HOUSTON – (By Ralph Bivins) – Investor interest has been rekindled in Houston, after an oil price crash becalmed investment sales activity. Only a handful of Houston office buildings were sold in 2016 as vacancy rates soared and energy companies dumped loads of excess office space on to the sublease market.
“There’s lots of interest in Houston by investors, lenders and users of real estate,” says Mark Taylor, senior managing director of CBRE in Houston. The number of inquiries by institutional investors has increased significantly in recent months, Taylor says.
A few deals have been happening already.
In April, Parkway sold a 49 percent stake in Greenway Plaza and Phoenix Tower for $512 million to a group that included the Canada Pension Plan Investment Board. The Canadian group returned in June to buy the entire Parkway organization and its 8.7 million SF Houston portfolio of office buildings.
Spear Street Capital recently jumped in to buy several Houston properties, including the Exxon Upstream Research campus on Buffalo Speedway and 5 Houston Center in downtown. Insite Commercial Real Estate just acquired Intellicenter, a 160,407-SF office property in Westway Park in northwest Houston.
The investment narrative sounds reasonable. The Houston office market has been soft for several years. More than 11 million SF of sublease space is on the market and the availability rate is 22.6 percent, the highest it’s been in more than 20 years, according to CBRE. Chances are slim that the office market can get much worse.
The decline in deal-making came as the result of an oil price collapse. As the price of oil plunged to the lowest level in years, investor interest in Houston plunged right along with it. From a high of $107 a barrel in the summer of 2014, oil began a descent that damaged Houston oil companies. By early 2016, oil had fallen below $30 a barrel. Oil companies laid off thousands of workers, creating huge blocks of office space vacant.

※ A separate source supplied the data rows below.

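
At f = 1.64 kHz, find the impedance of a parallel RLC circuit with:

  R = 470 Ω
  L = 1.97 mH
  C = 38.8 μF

Step 1 — Angular frequency: ω = 2π·f = 2π·1640 = 1.03e+04 rad/s.
Step 2 — Component impedances:
  R: Z = R = 470 Ω
  L: Z = jωL = j·1.03e+04·0.00197 = 0 + j20.3 Ω
  C: Z = 1/(jωC) = -j/(ω·C) = 0 - j2.501 Ω
Step 3 — Parallel combination: 1/Z_total = 1/R + 1/L + 1/C; Z_total = 0.01731 - j2.853 Ω = 2.853∠-89.7° Ω.

Z = 0.01731 - j2.853 Ω = 2.853∠-89.7° Ω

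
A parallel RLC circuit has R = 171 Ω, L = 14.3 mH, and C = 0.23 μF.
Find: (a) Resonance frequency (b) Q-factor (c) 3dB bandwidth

Step 1 — Resonance: ω₀ = 1/√(LC) = 1/√(0.0143·2.3e-07) = 1.744e+04 rad/s.
Step 2 — f₀ = ω₀/(2π) = 2775 Hz.
Step 3 — Parallel Q: Q = R/(ω₀L) = 171/(1.744e+04·0.0143) = 0.6858.
Step 4 — Bandwidth: Δω = ω₀/Q = 2.543e+04 rad/s; BW = Δω/(2π) = 4047 Hz.

(a) f₀ = 2775 Hz  (b) Q = 0.6858  (c) BW = 4047 Hz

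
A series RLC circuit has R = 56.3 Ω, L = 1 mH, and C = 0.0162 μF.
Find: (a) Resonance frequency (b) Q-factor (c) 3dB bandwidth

Step 1 — Resonance condition Im(Z)=0 gives ω₀ = 1/√(LC).
Step 2 — ω₀ = 1/√(0.001·1.62e-08) = 2.485e+05 rad/s.
Step 3 — f₀ = ω₀/(2π) = 3.954e+04 Hz.
Step 4 — Series Q: Q = ω₀L/R = 2.485e+05·0.001/56.3 = 4.413.
Step 5 — 3dB bandwidth: Δω = ω₀/Q = 5.63e+04 rad/s; BW = Δω/(2π) = 8960 Hz.

(a) f₀ = 3.954e+04 Hz  (b) Q = 4.413  (c) BW = 8960 Hz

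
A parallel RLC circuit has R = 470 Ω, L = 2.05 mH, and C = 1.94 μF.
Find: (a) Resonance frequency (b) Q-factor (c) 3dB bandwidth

Step 1 — Resonance: ω₀ = 1/√(LC) = 1/√(0.00205·1.94e-06) = 1.586e+04 rad/s.
Step 2 — f₀ = ω₀/(2π) = 2524 Hz.
Step 3 — Parallel Q: Q = R/(ω₀L) = 470/(1.586e+04·0.00205) = 14.46.
Step 4 — Bandwidth: Δω = ω₀/Q = 1097 rad/s; BW = Δω/(2π) = 174.6 Hz.

(a) f₀ = 2524 Hz  (b) Q = 14.46  (c) BW = 174.6 Hz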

A few vulture funds ventured forth during the free fall, seeking bargains in the world’s energy capital, but when these funds couldn’t buy buildings for pennies on the dollar like the economic downturn in the 1980s, they left.

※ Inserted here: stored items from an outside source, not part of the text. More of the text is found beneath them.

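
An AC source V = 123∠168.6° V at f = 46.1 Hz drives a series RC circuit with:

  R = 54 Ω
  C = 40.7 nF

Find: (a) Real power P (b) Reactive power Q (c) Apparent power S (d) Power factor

Step 1 — Angular frequency: ω = 2π·f = 2π·46.1 = 289.7 rad/s.
Step 2 — Component impedances:
  R: Z = R = 54 Ω
  C: Z = 1/(jωC) = -j/(ω·C) = 0 - j8.483e+04 Ω
Step 3 — Series combination: Z_total = R + C = 54 - j8.483e+04 Ω = 8.483e+04∠-90.0° Ω.
Step 4 — Source phasor: V = 123∠168.6° V = -120.6 + j24.31 V.
Step 5 — Current: I = V / Z = -0.0002875 - j0.001421 A = 0.00145∠-101.4° A.
Step 6 — Complex power: S = V·I* = 0.0001135 - j0.1784 VA.
Step 7 — Real power: P = Re(S) = 0.0001135 W.
Step 8 — Reactive power: Q = Im(S) = -0.1784 VAR.
Step 9 — Apparent power: |S| = 0.1784 VA.
Step 10 — Power factor: PF = P/|S| = 0.0006366 (leading).

(a) P = 0.0001135 W  (b) Q = -0.1784 VAR  (c) S = 0.1784 VA  (d) PF = 0.0006366 (leading)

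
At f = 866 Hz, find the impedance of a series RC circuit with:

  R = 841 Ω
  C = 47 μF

Step 1 — Angular frequency: ω = 2π·f = 2π·866 = 5441 rad/s.
Step 2 — Component impedances:
  R: Z = R = 841 Ω
  C: Z = 1/(jωC) = -j/(ω·C) = 0 - j3.91 Ω
Step 3 — Series combination: Z_total = R + C = 841 - j3.91 Ω = 841∠-0.3° Ω.

Z = 841 - j3.91 Ω = 841∠-0.3° Ω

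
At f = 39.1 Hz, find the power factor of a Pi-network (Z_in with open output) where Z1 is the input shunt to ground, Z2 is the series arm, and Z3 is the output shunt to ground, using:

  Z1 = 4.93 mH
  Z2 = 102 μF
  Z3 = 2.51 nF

Step 1 — Angular frequency: ω = 2π·f = 2π·39.1 = 245.7 rad/s.
Step 2 — Component impedances:
  Z1: Z = jωL = j·245.7·0.00493 = 0 + j1.211 Ω
  Z2: Z = 1/(jωC) = -j/(ω·C) = 0 - j39.91 Ω
  Z3: Z = 1/(jωC) = -j/(ω·C) = 0 - j1.622e+06 Ω
Step 3 — With open output, the series arm Z2 and the output shunt Z3 appear in series to ground: Z2 + Z3 = 0 - j1.622e+06 Ω.
Step 4 — Parallel with input shunt Z1: Z_in = Z1 || (Z2 + Z3) = 0 + j1.211 Ω = 1.211∠90.0° Ω.
Step 5 — Power factor: PF = cos(φ) = Re(Z)/|Z| = -0/1.211 = -0.
Step 6 — Type: Im(Z) = 1.211 ⇒ lagging (phase φ = 90.0°).

PF = -0 (lagging, φ = 90.0°)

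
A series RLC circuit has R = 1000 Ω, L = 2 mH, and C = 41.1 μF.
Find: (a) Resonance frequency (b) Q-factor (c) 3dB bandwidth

Step 1 — Resonance: ω₀ = 1/√(LC) = 1/√(0.002·4.11e-05) = 3488 rad/s.
Step 2 — f₀ = ω₀/(2π) = 555.1 Hz.
Step 3 — Series Q: Q = ω₀L/R = 3488·0.002/1000 = 0.006976.
Step 4 — Bandwidth: Δω = ω₀/Q = 5e+05 rad/s; BW = Δω/(2π) = 7.958e+04 Hz.

(a) f₀ = 555.1 Hz  (b) Q = 0.006976  (c) BW = 7.958e+04 Hz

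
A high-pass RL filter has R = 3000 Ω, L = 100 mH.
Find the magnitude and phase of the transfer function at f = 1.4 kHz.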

Now that the price of oil appears to have stabilized in the $40 to $50-per barrel range, investors are drifting back into Houston. Job growth has improved. The downside is limited.
“Employment growth is accelerating again and the rig count has bounced back in response to stabilizing prices for crude, albeit at a much lower level. The energy sector is stabilizing via recapitalization and/or mergers, and the industry demonstrated it is nimble enough to be profitable even when prices remain low,” says Robert Williamson, Vice President, Investment & Capital Markets at Houston-based Midway.
“Yes, there has been pain, but few firms went into Chapter 11 liquidation and their weakness did not spill over into other sectors of the economy such as banking and commercial real estate as it did in the 1980s,” Williamson says.
Building owners have placed several properties on the market recently in hopes of finding a buyer as the upswing materializes.
JP Morgan Asset Management hired HFF to sell its 4 million SF Houston Center complex in downtown in what could be close to a billion-dollar deal. On the Southwest Freeway, the 515,000-SF Sugar Creek on the Lake building, formerly known as the Unocal Building, is being marketed for sale by HFF.
The investor herd has been circling Houston, examining the market, sniffing around trophy towers and preparing for a deal-making surge that could bust loose any day now.
“We’re going to see a stampede into Houston,” says CBRE’s Hal Holliday, the capital markets veteran who founded the Holliday Fenoglio Fowler firm in 1982. “And I feel certain it will happen within the next year.”